Zu allererst, meine Familie, Freunde und ich selbst sind gesund – ich hoffe sehr, dass es so bleibt. Deshalb hier an alle die Bitte: Haltet Euch an die Vorgaben der Bundesregierung. Vermeidet es möglichst, Euch mit anderen direkt zu treffen, geht keine unnötigen Risiken ein, nicht in dieser Zeit. Meine Parole: Einfach noch ein bisschen durchhalten, bitte. Für uns alle.

Das Zweite: Ich leide keinen Hunger, habe ein Dach über dem Kopf und einen Job, mit dem ich meinen Unterhalt bestreite.
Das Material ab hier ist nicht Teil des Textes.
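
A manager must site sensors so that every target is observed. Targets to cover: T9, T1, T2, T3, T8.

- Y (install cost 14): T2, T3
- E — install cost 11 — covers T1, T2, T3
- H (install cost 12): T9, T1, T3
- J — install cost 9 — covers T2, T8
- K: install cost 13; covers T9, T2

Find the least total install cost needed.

This is an integer covering problem.
The greedy cost-per-new-target heuristic would pick E, J, and H for 32, but a cheaper cover exists.
Choose H and J: together they cover T9, T1, T2, T3, T8 — every target.
Total install cost: 12 + 9 = 21.
No cover costs less than 21.

21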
Und Drittens: Auch wenn dieses Jahr einiges anders war für mich als die Jahre davor (ich hatte z.B. keine einzige Ausstellung, in 2019 waren es dagegen ein Dutzend) und ich deshalb finanzielle Einbußen hatte, gab es doch auch viele tolle, berufliche Momente: Mein drittes Sachbuch „Die Praxis des Gestaltens“ ist im März erschienen, mein Podcast „Der kreative Flow“ ging weiter und ich hatte sehr tolle Gäste, z.B. Judith Holofernes von „Wir sind Helden“, Regina Kehn und Illute. Ich habe drei Sketchwalks im Rahmen des „Braunschweiger Lichtparcours“ angeboten und insgesamt 30 Leute haben unter meiner Leitung im Freien etwa zwölf Stunden gezeichnet, natürlich unter Einhaltung der Corona-Bestimmungen. Und ich habe mit Hilfe von Startnext und 25 Unterstützern mein erstes Hörbuch „Die Zeitkapsel“ mit eigenen Kurzgeschichten produziert und selbst veröffentlicht (> als CD, gibt es z.B. im Riptide auch als „Take away“ und als Podcast > überall, wo es Podcasts gibt). Und das war auch etwas, das ich ohne Corona-Pandemie nicht umgesetzt hätte (um auf Deine Frage zurückzukommen, lach!): die Vertonung meiner Kurzgeschichten. Denn das war irgendwie eine Art Übersprungshandlung, weil mir im April/Mai einige Jobs weggebrochen waren. Und so konnte ich auch 15 Schauspielern/Sprechern etwas unter die Arme greifen: Sie hatten was zu tun, nämlich meine Geschichten einzusprechen, und ich konnte ihnen eine kleine Aufwandsentschädigung durch das Crowdfunding bei Startnext zahlen.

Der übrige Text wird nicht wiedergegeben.